Prohibited Transaction Exemption 2020-02. This exemption was part of the 2020 replacement rule developed by the Trump administration DOL and permitted to take effect by the Biden administration.
PTE 2020-02 expanded the definition of a “prohibited transaction” under retirement plan law to include any recommendation for rolling over 401(k) assets into an IRA (or from one IRA to another) when doing so would increase the compensation for the advisor.
To qualify for an exemption to this rule, advisors must comply with DOL’s Impartial Conduct Standards requiring advisors to provide prudent investment advice, charge only reasonable compensation and avoid misleading statements.
The DOL wants to push more producers into PTE 2020-02, analysts say.

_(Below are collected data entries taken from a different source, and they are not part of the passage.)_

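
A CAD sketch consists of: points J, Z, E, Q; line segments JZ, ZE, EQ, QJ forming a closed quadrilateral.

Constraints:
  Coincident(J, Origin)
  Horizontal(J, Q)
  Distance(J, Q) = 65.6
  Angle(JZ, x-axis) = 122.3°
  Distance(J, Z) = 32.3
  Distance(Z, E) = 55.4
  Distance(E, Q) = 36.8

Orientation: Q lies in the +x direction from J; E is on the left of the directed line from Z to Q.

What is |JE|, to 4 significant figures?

45.22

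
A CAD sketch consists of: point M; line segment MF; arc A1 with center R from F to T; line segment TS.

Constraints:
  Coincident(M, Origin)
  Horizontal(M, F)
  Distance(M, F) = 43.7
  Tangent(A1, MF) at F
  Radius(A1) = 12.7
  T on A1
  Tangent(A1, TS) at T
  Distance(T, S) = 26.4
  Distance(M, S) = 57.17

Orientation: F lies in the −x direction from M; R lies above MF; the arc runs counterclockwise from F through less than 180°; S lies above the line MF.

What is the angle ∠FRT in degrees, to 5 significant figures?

106.79°

Checks: ∠(RF, FM) = 90.00° ✓; |RT| = 12.70 ✓; ∠(RT, TS) = 90.00° ✓; |TS| = 26.40 ✓; |MS| = 57.17 ✓.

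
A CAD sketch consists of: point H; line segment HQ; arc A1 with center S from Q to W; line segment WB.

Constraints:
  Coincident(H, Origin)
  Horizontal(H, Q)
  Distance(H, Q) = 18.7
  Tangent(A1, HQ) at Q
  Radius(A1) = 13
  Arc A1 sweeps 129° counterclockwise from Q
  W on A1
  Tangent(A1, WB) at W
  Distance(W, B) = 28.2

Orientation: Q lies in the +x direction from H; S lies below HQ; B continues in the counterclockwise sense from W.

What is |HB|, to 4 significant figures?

50.51

H is at the origin; HQ is horizontal with |HQ| = 18.7 and Q on the +x side, so Q = (18.70, 0.000). A1 meets HQ tangentially, so SQ is at right angles to HQ, so S = Q + (0, -13) = (18.70, -13.00). On A1, Q sits at bearing 90° from S; a 129° counterclockwise sweep puts W at bearing 219°, so W = S + 13.0·(cos 219°, sin 219°) = (8.597, -21.18). Tangency of A1 to WB means the radius SW is perpendicular to WB, so WB runs along (−sin 219°, cos 219°); with |WB| = 28.2, B = (26.34, -43.10). Then |HB| = |B − H| = 50.51.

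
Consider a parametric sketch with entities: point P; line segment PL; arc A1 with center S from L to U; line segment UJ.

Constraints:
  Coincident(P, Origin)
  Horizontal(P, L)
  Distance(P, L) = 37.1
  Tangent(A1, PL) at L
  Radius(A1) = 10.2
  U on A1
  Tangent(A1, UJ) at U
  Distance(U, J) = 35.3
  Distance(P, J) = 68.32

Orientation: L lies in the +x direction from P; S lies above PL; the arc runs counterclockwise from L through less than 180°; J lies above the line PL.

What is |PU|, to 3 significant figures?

48.0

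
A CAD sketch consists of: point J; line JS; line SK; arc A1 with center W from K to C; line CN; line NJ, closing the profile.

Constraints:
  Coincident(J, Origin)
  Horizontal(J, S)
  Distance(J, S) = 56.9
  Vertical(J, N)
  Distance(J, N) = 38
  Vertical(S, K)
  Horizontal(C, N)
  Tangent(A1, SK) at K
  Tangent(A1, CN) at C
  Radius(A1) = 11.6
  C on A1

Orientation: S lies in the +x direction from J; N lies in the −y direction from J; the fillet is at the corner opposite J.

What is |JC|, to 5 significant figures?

59.128

J is at the origin; JS is horizontal with |JS| = 56.9 and S on the +x side, so S = (56.900, 0.0000). J and N share the same x with |JN| = 38.0 and N on the −y side, so N = (0.0000, -38.000). The virtual corner opposite J is at (56.900, -38.000). The tangent condition forces WK to be normal to SK and the tangent condition forces WC to be normal to CN, with radius 11.6, so the center W sits 11.6 in from both sides at W = (45.300, -26.400). That places the tangent points at K = (56.900, -26.400) on SK and C = (45.300, -38.000) on CN. Then |JC| = |C − J| = 59.128.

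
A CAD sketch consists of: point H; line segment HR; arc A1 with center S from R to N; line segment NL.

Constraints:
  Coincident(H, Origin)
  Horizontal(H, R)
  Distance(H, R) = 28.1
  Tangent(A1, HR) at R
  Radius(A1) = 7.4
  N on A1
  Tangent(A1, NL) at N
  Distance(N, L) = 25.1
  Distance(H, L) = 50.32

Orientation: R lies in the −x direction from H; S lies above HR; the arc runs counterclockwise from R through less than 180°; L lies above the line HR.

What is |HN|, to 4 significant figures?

25.87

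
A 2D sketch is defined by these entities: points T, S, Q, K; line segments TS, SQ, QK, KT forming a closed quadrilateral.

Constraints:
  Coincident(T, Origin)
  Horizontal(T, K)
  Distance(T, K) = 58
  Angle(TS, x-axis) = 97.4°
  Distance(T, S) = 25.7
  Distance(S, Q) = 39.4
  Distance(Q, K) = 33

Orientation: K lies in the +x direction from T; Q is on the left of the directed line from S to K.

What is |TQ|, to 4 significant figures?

43.71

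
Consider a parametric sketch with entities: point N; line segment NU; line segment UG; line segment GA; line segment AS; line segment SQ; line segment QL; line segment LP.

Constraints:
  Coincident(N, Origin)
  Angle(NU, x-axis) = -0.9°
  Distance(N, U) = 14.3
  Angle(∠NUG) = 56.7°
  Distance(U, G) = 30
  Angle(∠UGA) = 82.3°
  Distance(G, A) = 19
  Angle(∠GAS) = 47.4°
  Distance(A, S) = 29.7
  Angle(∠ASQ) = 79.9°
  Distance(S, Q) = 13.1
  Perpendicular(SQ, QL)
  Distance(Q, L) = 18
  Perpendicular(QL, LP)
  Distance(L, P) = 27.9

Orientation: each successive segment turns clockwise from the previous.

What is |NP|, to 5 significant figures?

7.7465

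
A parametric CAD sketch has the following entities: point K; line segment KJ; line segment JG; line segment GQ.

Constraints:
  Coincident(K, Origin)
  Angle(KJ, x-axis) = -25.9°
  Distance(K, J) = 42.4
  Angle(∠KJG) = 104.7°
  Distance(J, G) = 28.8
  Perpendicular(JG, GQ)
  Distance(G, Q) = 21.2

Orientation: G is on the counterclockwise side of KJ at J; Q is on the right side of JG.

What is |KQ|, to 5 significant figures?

73.724

∠KJG = 104.7°, so JG runs at -25.9° + (180° − 104.7°) = 49.400° from the x-axis; with |JG| = 28.8, G = J + 28.8·(cos 49.400°, sin 49.400°) = (56.884, 3.3466). JG is perpendicular to GQ; with |GQ| = 21.2 on the right of JG, Q = G + 21.2·(0.75927, -0.65077) = (72.980, -10.450). Then |KQ| = |Q − K| = 73.724.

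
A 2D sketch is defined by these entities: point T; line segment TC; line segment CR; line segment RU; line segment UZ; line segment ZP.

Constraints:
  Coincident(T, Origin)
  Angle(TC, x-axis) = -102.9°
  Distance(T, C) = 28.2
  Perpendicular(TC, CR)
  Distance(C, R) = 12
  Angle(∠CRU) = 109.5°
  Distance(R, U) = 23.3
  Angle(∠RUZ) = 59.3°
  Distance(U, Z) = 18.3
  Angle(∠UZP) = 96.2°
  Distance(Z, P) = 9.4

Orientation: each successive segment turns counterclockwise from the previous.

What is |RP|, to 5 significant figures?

13.012

T is at the origin; TC runs at -102.9° with length 28.2, so C = (-6.2957, -27.488). TC ⟂ CR, so CR runs at -12.900°; with |CR| = 12.0, R = (5.4015, -30.167). ∠CRU = 109.5° gives RU at 57.600° from the x-axis; with |RU| = 23.3, U = (17.886, -10.494). ∠RUZ = 59.3° gives UZ at 178.30° from the x-axis; with |UZ| = 18.3, Z = (-0.40570, -9.9515). ∠UZP = 96.2° gives ZP at -97.900° from the x-axis; with |ZP| = 9.4, P = (-1.6977, -19.262). Then |RP| = |P − R| = 13.012.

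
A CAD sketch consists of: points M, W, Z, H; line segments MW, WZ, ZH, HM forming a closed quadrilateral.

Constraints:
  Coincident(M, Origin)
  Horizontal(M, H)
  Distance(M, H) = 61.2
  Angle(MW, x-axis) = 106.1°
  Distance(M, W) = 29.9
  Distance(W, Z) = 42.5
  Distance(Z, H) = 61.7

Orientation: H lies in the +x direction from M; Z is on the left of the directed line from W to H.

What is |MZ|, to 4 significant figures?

58.53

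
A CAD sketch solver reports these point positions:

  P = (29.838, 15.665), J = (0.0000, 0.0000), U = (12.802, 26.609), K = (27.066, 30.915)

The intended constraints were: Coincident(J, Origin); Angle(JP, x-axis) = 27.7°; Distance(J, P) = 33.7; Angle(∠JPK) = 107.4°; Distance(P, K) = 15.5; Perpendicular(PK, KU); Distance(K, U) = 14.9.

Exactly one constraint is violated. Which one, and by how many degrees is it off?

Perpendicular(PK, KU) — off by 6.50°.

J = (0.00, 0.00) ✓; JP at 27.70° ✓; |JP| = 33.70 ✓; ∠JPK = 107.4° ✓; |PK| = 15.50 ✓; ∠(PK, KU) = 96.50° ✗; |KU| = 14.90 ✓.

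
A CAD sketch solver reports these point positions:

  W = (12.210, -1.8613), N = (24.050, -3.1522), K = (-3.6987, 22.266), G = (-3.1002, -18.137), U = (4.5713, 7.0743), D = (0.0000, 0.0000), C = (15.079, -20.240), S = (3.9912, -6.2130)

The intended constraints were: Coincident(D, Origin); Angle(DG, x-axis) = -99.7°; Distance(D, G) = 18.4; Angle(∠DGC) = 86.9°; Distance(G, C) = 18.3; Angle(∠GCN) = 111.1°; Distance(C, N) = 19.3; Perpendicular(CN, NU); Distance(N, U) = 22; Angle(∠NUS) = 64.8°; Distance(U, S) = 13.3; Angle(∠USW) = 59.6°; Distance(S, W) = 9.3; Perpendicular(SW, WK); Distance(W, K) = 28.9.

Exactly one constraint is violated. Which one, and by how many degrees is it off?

Perpendicular(SW, WK) — off by 5.50°.

D = (0.00, 0.00) ✓; DG at -99.70° ✓; |DG| = 18.40 ✓; ∠DGC = 86.90° ✓; |GC| = 18.30 ✓; ∠GCN = 111.1° ✓; |CN| = 19.30 ✓; ∠(CN, NU) = 90.00° ✓; |NU| = 22.00 ✓; ∠NUS = 64.80° ✓; |US| = 13.30 ✓; ∠USW = 59.60° ✓; |SW| = 9.300 ✓; ∠(SW, WK) = 95.50° ✗; |WK| = 28.90 ✓.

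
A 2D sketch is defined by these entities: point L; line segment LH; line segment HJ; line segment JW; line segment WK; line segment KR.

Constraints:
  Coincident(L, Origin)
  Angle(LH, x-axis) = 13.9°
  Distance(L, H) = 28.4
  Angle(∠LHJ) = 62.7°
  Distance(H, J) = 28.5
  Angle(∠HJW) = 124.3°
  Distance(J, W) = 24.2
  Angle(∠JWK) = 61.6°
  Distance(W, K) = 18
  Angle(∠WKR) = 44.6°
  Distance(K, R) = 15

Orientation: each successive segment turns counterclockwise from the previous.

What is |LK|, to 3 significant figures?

11.7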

The exemption would be expanded to cover certain transactions involving pooled employer plans and transactions involving “pure” robo-advice providers, K&L Gates explained.

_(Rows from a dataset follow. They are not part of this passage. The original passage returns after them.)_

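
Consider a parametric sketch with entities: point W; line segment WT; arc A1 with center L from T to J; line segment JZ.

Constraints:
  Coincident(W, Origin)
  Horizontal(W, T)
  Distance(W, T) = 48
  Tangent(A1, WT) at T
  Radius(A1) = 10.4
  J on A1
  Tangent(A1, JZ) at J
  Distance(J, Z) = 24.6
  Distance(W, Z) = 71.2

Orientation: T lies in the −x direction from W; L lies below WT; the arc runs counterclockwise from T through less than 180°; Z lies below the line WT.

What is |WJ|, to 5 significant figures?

58.711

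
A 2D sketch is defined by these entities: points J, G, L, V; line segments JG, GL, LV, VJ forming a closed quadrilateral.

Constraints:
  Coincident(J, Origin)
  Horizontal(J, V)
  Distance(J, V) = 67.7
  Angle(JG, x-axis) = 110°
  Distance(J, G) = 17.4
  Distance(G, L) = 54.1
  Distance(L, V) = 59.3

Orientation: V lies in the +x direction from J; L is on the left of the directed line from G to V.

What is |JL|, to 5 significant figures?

61.938

Checks: |GL| = 54.10 ✓; |LV| = 59.30 ✓.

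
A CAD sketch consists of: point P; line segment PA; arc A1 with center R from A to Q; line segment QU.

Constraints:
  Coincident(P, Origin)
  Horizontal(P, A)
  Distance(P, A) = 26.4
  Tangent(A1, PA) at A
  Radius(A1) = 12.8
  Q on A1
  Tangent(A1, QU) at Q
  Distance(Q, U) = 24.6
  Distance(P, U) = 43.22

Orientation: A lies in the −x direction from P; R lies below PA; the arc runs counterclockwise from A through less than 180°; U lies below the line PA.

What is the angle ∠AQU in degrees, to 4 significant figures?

112.5°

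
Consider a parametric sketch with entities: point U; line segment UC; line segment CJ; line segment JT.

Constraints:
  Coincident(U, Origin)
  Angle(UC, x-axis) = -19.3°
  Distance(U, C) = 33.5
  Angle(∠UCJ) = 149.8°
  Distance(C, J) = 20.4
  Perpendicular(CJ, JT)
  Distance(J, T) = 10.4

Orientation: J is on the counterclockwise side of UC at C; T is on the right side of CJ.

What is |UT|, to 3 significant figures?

56.4

U is at the origin; UC runs at -19.3° with length 33.5, so C = 33.5·(cos -19.3°, sin -19.3°) = (31.6, -11.1). ∠UCJ = 149.8°, so CJ runs at -19.3° + (180° − 149.8°) = 10.9° from the x-axis; with |CJ| = 20.4, J = C + 20.4·(cos 10.9°, sin 10.9°) = (51.6, -7.21). CJ ⟂ JT; with |JT| = 10.4 on the right of CJ, T = J + 10.4·(0.189, -0.982) = (53.6, -17.4). Then |UT| = |T − U| = 56.4.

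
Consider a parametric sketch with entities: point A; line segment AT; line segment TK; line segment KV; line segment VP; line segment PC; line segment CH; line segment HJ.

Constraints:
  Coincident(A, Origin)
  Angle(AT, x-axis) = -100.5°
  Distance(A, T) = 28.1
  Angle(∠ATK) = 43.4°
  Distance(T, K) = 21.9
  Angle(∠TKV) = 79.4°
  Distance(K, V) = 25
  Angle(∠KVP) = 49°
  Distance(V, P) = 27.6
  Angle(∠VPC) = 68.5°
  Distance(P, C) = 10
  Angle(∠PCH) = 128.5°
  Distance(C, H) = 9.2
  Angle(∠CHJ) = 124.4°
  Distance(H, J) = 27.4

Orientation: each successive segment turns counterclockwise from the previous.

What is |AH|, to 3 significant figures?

14.4

A is at the origin; AT runs at -100.5° with length 28.1, so T = (-5.12, -27.6). ∠ATK = 43.4° gives TK at 36.1° from the x-axis; with |TK| = 21.9, K = (12.6, -14.7). ∠TKV = 79.4° gives KV at 137° from the x-axis; with |KV| = 25.0, V = (-5.62, 2.42). ∠KVP = 49.0° gives VP at -92.3° from the x-axis; with |VP| = 27.6, P = (-6.73, -25.2). ∠VPC = 68.5° gives PC at 19.2° from the x-axis; with |PC| = 10.0, C = (2.72, -21.9). ∠PCH = 128.5° gives CH at 70.7° from the x-axis; with |CH| = 9.2, H = (5.76, -13.2). Then |AH| = |H − A| = 14.4.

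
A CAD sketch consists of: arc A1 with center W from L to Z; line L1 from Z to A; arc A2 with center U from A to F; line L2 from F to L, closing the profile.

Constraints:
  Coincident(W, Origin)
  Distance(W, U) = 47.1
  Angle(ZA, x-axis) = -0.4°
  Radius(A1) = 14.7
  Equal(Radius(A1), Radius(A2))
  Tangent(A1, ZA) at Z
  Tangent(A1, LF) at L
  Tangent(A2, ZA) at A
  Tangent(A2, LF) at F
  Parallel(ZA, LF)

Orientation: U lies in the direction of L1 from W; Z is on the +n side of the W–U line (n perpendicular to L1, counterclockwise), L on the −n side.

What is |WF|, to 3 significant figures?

49.3

The slot axis is L1's direction at -0.4°, so u = (cos -0.4°, sin -0.4°) = (1.00, -0.00698) and n = (−sin -0.4°, cos -0.4°) = (0.00698, 1.00). W is at the origin and U lies 47.1 along u from W, so U = 47.1·u = (47.1, -0.329). Tangency of A1 to both parallel lines with radius 14.7 puts Z and L at W ± 14.7·n: Z = (0.103, 14.7), L = (-0.103, -14.7). Equal radii place A and F the same way about U: A = U + 14.7·n = (47.2, 14.4), F = U − 14.7·n = (47.0, -15.0). Then |WF| = |F − W| = 49.3.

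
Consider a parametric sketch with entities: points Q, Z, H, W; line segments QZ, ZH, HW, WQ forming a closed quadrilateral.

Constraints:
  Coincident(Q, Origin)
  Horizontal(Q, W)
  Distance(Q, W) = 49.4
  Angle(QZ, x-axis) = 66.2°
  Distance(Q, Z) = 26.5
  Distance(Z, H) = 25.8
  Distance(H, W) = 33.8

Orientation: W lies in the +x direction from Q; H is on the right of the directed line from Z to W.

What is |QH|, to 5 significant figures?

15.655

Q is at the origin; QW is horizontal with |QW| = 49.4 and W in +x, so W = (49.4, 0). QZ runs at 66.2° with |QZ| = 26.5, so Z = (10.694, 24.246). H is determined by |ZH| = 25.8 and |HW| = 33.8 together: it lies at the intersection of circle(Z, 25.8) and circle(W, 33.8). With |ZW| = 45.673, the foot of the radical line on ZW is 17.617 from Z and the perpendicular offset is √(25.8² − 17.617²) = 18.849. Taking the right-of-ZW solution: H = (15.617, -1.0795).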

In addition, the proposed amendment includes changes and clarifications regarding the exemption’s conditions, such as clarifications regarding the fiduciary acknowledgement requirement and a new requirement to provide a written statement of the best-interest standard of care owed by the investment professional to the retirement investor.
“If the proposed amendment is adopted, financial institutions relying on PTE 2020-02 may need to amend their client disclosures and make changes to their policies and procedures,” K&L Gates wrote. “Also, because the proposed rule broadens the definition of who is an investment advice fiduciary, more parties may need to rely on PTE 2020-02.”
Prohibited Transaction Exemption 84-24. Independent agents relying on PTE 84-24 to get paid commissions are in for the biggest change, and this will be the biggest fight, Reish said.
And it all comes down to compensation. In its bid to mitigate conflicts, the DOL is very narrowly restricting how independent agents can get paid, Campbell explained.
“The whole purpose of an independent agent is to be independent; therefore, they can’t be controlled by that carrier to the same extent,” he said. “But that also means that it’s harder for us, DOL, to know that someone’s watching their conflicts and properly mitigating them. So, instead of giving broader latitude in compensation, we’re going to narrowly define what it is.”
DOL regulators have long wanted to ban questionable incentives like trips and other bonuses given to producers who hit annuity sales goals. As a result, many of those practices have gone away. The new rule would further streamline compensation.
The only permissible compensation would be the upfront commission, the renewal fee and any trailing fees, Campbell noted.
“No other form of compensation of any kind is permitted under the exemption,” he said. “That means no marketing support payment [and] a whole variety of different incentives that are typically present in insurance sales relationships.”